The plan has an ambitious goal of building 50 miles of "high-comfort bikeways" across the city in the next three years. In addition, quick-build bikeways — low-cost, temporary, or pilot installations — allow Cleveland to build "cheaper in an era where federal funding is very complicated," Davis says. "We're able to do a lot more with less money."
These builds also help the city identify what does and doesn't work before building permanently.
This map of Petaluma, California, proposes various bikeway improvements, from shared use paths to separated bike lanes. Image courtesy of City of Petaluma.
Engaging at the street level
In diverse communities like Oak Park and Cleveland, as well as Petaluma, California, conscientious public engagement can help guide prioritization.
Attending existing community events is essential, "so you're not having people make special efforts to seek you out," says Jared Hall, transit manager of Petaluma, which just released its own active transportation plan.
"We have to make it connect with someone that doesn't live and breathe this stuff," adds Brian Oh, Petaluma's community development director.
For Oak Park, using an online module to collect community feedback was the best route. "It ended up being a really efficient way to collect that kind of geospatial data," says Mark Bennett, AICP, a senior planner with TYLin, an engineering consultant that developed the city's plan.
While online engagement in Cleveland was useful, "racially, it didn't align with what our population looks like at all," Vision Zero coordinator Sarah Davis says.
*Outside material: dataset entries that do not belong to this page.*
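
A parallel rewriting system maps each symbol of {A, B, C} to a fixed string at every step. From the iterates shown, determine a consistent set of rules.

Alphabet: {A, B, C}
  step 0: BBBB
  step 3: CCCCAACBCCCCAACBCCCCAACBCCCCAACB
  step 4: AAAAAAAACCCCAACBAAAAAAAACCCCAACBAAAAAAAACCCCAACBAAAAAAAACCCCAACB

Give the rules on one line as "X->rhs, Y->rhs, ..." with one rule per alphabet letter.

A->CC, B->CB, C->AA

  step 3 ⇒ step 4: CCCCAACBCCCCAACBCCCCAACBCCCCAACB ⇒ AA·AA·AA·AA·CC·CC·AA·CB·AA·AA·AA·AA·CC·CC·AA·CB·AA·AA·AA·AA·CC·CC·AA·CB·AA·AA·AA·AA·CC·CC·AA·CB
    A ↦ CC
    B ↦ CB
    C ↦ AA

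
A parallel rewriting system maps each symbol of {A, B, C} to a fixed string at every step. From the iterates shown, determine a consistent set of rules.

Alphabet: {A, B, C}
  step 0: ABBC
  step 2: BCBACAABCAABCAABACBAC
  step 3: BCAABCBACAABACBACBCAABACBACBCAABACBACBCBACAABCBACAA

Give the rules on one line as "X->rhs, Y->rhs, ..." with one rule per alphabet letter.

  step 2 ⇒ step 3: BCBACAABCAABCAABACBAC ⇒ BC·AA·BC·BAC·AA·BAC·BAC·BC·AA·BAC·BAC·BC·AA·BAC·BAC·BC·BAC·AA·BC·BAC·AA
    A ↦ BAC
    B ↦ BC
    C ↦ AA

A->BAC, B->BC, C->AA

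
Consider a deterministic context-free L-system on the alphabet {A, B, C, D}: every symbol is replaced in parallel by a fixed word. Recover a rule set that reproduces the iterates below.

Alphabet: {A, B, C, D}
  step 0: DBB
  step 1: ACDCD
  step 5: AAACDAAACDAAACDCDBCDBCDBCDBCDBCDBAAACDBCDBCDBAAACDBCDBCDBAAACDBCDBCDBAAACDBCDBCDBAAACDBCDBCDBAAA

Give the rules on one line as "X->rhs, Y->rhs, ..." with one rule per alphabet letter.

  step 0 ⇒ step 1: DBB ⇒ A·CD·CD
    B ↦ CD
    D ↦ A
    A ↦ CDB  (constrained at step 1)
    C ↦ AA  (constrained at step 1)

A->CDB, B->CD, C->AA, D->A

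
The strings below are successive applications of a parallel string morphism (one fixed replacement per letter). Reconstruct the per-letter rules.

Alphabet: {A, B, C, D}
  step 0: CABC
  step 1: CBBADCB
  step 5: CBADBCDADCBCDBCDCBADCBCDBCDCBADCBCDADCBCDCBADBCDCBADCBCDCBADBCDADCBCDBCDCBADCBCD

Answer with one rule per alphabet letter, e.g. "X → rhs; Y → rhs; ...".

A->B, B->AD, C->CB, D->CD

  step 0 ⇒ step 1: CABC ⇒ CB·B·AD·CB
    A ↦ B
    B ↦ AD
    C ↦ CB
    D ↦ CD  (constrained at step 1)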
Cleveland's population is almost 50 percent Black, and according to Davis, 85 percent of online respondents were white.
Vision Zero Cleveland gathered input from the community at local markets through prompt cards like: "My primary safety concern is?" Source: Vision Zero Action Plan, 2022.
To get more equitable feedback, planners hosted focus groups with underrepresented communities. But Davis says the most applicable feedback came from meeting people in their neighborhoods. "We wanted to be at the farmer's market," she says. "We wanted to be at the corner store. We wanted to catch them where they already were."
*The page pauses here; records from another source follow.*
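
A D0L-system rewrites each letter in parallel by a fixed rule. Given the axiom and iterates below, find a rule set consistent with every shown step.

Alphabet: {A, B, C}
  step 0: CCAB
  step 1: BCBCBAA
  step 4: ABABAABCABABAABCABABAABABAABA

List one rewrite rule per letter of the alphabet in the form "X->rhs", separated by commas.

A->BA, B->A, C->BC

  step 0 ⇒ step 1: CCAB ⇒ BC·BC·BA·A
    A ↦ BA
    B ↦ A
    C ↦ BC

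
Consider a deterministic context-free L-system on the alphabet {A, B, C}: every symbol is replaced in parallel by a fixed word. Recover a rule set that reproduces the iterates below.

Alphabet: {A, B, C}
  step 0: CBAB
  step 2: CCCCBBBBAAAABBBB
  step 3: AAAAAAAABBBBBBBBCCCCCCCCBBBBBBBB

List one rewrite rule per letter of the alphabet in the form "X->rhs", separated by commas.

  step 2 ⇒ step 3: CCCCBBBBAAAABBBB ⇒ AA·AA·AA·AA·BB·BB·BB·BB·CC·CC·CC·CC·BB·BB·BB·BB
    A ↦ CC
    B ↦ BB
    C ↦ AA

A->CC, B->BB, C->AA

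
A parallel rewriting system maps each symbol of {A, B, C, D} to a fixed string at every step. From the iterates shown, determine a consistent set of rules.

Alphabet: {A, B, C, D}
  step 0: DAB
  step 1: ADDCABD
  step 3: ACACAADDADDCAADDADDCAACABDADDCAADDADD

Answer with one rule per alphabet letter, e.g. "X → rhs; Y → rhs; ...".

A->CA, B->BD, C->A, D->ADD

  step 0 ⇒ step 1: DAB ⇒ ADD·CA·BD
    A ↦ CA
    B ↦ BD
    D ↦ ADD
    C ↦ A  (constrained at step 1)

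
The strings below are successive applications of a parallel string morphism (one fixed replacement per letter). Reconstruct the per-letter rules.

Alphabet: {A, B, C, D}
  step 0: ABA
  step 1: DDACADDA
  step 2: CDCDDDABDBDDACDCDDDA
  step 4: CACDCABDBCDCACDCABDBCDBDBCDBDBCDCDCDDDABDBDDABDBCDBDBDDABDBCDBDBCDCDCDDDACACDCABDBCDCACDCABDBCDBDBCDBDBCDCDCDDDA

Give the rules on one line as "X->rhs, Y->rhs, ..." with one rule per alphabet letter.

  step 1 ⇒ step 2: DDACADDA ⇒ CD·CD·DDA·BDB·DDA·CD·CD·DDA
    A ↦ DDA
    C ↦ BDB
    D ↦ CD
  step 0 ⇒ step 1: ABA ⇒ DDA·CA·DDA
    B ↦ CA

A->DDA, B->CA, C->BDB, D->CD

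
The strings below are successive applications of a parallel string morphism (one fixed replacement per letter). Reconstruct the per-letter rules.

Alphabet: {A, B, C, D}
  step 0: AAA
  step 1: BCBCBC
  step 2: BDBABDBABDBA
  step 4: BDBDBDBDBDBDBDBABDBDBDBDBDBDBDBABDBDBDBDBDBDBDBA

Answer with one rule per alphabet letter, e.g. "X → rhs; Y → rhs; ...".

A->BC, B->BD, C->BA, D->BD

  step 1 ⇒ step 2: BCBCBC ⇒ BD·BA·BD·BA·BD·BA
    B ↦ BD
    C ↦ BA
  step 0 ⇒ step 1: AAA ⇒ BC·BC·BC
    A ↦ BC
    D ↦ BD  (constrained at step 2)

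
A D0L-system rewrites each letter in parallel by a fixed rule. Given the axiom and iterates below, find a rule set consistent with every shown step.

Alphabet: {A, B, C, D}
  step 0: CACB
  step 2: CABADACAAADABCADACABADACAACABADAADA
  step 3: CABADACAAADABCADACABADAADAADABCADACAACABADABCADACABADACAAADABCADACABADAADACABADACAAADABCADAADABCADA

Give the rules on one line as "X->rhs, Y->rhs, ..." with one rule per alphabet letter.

  step 2 ⇒ step 3: CABADACAAADABCADACABADACAACABADAADA ⇒ CAB·ADA·CAA·ADA·BC·ADA·CAB·ADA·ADA·ADA·BC·ADA·CAA·CAB·ADA·BC·ADA·CAB·ADA·CAA·ADA·BC·ADA·CAB·ADA·ADA·CAB·ADA·CAA·ADA·BC·ADA·ADA·BC·ADA
    A ↦ ADA
    B ↦ CAA
    C ↦ CAB
    D ↦ BC

A->ADA, B->CAA, C->CAB, D->BC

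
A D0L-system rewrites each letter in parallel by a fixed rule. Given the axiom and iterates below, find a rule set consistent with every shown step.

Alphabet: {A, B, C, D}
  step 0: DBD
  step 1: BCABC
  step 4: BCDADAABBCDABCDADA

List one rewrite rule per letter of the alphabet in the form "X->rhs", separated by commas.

  step 0 ⇒ step 1: DBD ⇒ BC·A·BC
    B ↦ A
    D ↦ BC
    A ↦ DA  (constrained at step 1)
    C ↦ B  (constrained at step 1)

A->DA, B->A, C->B, D->BC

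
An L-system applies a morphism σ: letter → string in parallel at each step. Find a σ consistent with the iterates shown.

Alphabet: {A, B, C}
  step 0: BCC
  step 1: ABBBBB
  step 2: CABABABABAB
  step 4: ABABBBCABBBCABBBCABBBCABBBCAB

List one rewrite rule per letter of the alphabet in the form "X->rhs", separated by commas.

A->C, B->AB, C->BB

  step 1 ⇒ step 2: ABBBBB ⇒ C·AB·AB·AB·AB·AB
    A ↦ C
    B ↦ AB
  step 0 ⇒ step 1: BCC ⇒ AB·BB·BB
    C ↦ BB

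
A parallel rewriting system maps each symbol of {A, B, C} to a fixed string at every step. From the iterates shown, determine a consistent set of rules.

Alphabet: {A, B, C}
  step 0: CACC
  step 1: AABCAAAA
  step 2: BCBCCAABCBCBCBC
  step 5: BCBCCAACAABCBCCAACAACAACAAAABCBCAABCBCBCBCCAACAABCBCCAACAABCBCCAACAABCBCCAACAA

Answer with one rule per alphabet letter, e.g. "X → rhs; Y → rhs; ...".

  step 1 ⇒ step 2: AABCAAAA ⇒ BC·BC·C·AA·BC·BC·BC·BC
    A ↦ BC
    B ↦ C
    C ↦ AA

A->BC, B->C, C->AA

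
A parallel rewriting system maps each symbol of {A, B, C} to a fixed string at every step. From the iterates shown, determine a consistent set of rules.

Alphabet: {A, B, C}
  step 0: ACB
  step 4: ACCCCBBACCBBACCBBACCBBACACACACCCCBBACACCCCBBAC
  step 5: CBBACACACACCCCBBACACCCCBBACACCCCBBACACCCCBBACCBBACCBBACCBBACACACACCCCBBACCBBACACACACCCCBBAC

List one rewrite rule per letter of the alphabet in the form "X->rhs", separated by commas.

  step 4 ⇒ step 5: ACCCCBBACCBBACCBBACCBBACACACACCCCBBACACCCCBBAC ⇒ CBB·AC·AC·AC·AC·C·C·CBB·AC·AC·C·C·CBB·AC·AC·C·C·CBB·AC·AC·C·C·CBB·AC·CBB·AC·CBB·AC·CBB·AC·AC·AC·AC·C·C·CBB·AC·CBB·AC·AC·AC·AC·C·C·CBB·AC
    A ↦ CBB
    B ↦ C
    C ↦ AC

A->CBB, B->C, C->AC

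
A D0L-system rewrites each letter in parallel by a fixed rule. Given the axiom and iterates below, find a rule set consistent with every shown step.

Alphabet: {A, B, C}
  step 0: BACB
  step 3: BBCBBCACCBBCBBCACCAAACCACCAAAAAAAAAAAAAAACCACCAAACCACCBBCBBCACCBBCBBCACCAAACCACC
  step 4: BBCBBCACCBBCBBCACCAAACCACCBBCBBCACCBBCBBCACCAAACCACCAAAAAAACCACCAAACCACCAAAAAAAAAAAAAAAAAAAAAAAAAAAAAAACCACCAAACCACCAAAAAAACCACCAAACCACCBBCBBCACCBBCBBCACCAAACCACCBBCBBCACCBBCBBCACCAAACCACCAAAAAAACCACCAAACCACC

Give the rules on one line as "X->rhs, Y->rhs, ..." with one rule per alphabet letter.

A->AA, B->BBC, C->ACC

  step 3 ⇒ step 4: BBCBBCACCBBCBBCACCAAACCACCAAAAAAAAAAAAAAACCACCAAACCACCBBCBBCACCBBCBBCACCAAACCACC ⇒ BBC·BBC·ACC·BBC·BBC·ACC·AA·ACC·ACC·BBC·BBC·ACC·BBC·BBC·ACC·AA·ACC·ACC·AA·AA·AA·ACC·ACC·AA·ACC·ACC·AA·AA·AA·AA·AA·AA·AA·AA·AA·AA·AA·AA·AA·AA·AA·ACC·ACC·AA·ACC·ACC·AA·AA·AA·ACC·ACC·AA·ACC·ACC·BBC·BBC·ACC·BBC·BBC·ACC·AA·ACC·ACC·BBC·BBC·ACC·BBC·BBC·ACC·AA·ACC·ACC·AA·AA·AA·ACC·ACC·AA·ACC·ACC
    A ↦ AA
    B ↦ BBC
    C ↦ ACC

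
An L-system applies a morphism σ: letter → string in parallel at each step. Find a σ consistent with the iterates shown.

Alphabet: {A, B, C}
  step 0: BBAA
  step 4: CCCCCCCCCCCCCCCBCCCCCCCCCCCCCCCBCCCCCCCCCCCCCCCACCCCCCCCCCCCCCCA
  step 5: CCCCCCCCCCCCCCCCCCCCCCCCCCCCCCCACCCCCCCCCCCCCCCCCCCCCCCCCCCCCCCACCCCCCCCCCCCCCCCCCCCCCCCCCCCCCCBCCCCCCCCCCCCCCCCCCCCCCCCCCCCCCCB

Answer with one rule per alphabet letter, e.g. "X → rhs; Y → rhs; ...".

  step 4 ⇒ step 5: CCCCCCCCCCCCCCCBCCCCCCCCCCCCCCCBCCCCCCCCCCCCCCCACCCCCCCCCCCCCCCA ⇒ CC·CC·CC·CC·CC·CC·CC·CC·CC·CC·CC·CC·CC·CC·CC·CA·CC·CC·CC·CC·CC·CC·CC·CC·CC·CC·CC·CC·CC·CC·CC·CA·CC·CC·CC·CC·CC·CC·CC·CC·CC·CC·CC·CC·CC·CC·CC·CB·CC·CC·CC·CC·CC·CC·CC·CC·CC·CC·CC·CC·CC·CC·CC·CB
    A ↦ CB
    B ↦ CA
    C ↦ CC

A->CB, B->CA, C->CC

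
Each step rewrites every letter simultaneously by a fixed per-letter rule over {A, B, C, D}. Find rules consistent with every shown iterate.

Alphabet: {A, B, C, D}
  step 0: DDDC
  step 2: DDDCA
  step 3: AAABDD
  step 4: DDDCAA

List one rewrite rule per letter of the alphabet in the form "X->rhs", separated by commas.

  step 3 ⇒ step 4: AAABDD ⇒ D·D·D·C·A·A
    A ↦ D
    B ↦ C
    D ↦ A
  step 2 ⇒ step 3: DDDCA ⇒ A·A·A·BD·D
    C ↦ BD

A->D, B->C, C->BD, D->A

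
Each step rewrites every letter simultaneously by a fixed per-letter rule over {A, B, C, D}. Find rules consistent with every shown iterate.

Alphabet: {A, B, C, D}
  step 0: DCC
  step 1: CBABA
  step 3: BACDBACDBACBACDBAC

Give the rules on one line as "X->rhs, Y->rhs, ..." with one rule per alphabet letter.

A->CD, B->BA, C->BA, D->C

  step 0 ⇒ step 1: DCC ⇒ C·BA·BA
    C ↦ BA
    D ↦ C
    A ↦ CD  (constrained at step 1)
    B ↦ BA  (constrained at step 1)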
Navigating new paths in Oak Park
Back in Oak Park, the 2025 Bike Plan focuses on active transportation to complete daily tasks like going to work or school, says Jenna Holzberg, chair of the city's transportation commission.
Six types of bike lanes will be built, some of which already exist: shared neighborhood greenways, striped, buffered, protected, raised, and off-street. The locations were determined by community comments, an understanding of pain points for cyclists, and traffic and speed analysis.
Oak Park began implementing the earliest phase of the plan update in summer 2025, and it came in almost $600,000 under budget. Bennett says the city will continue painting the pavement with neighborhood greenways and bike boulevards in the short term and move onto more structurally complex additions as research progresses and — ideally — bike ridership grows.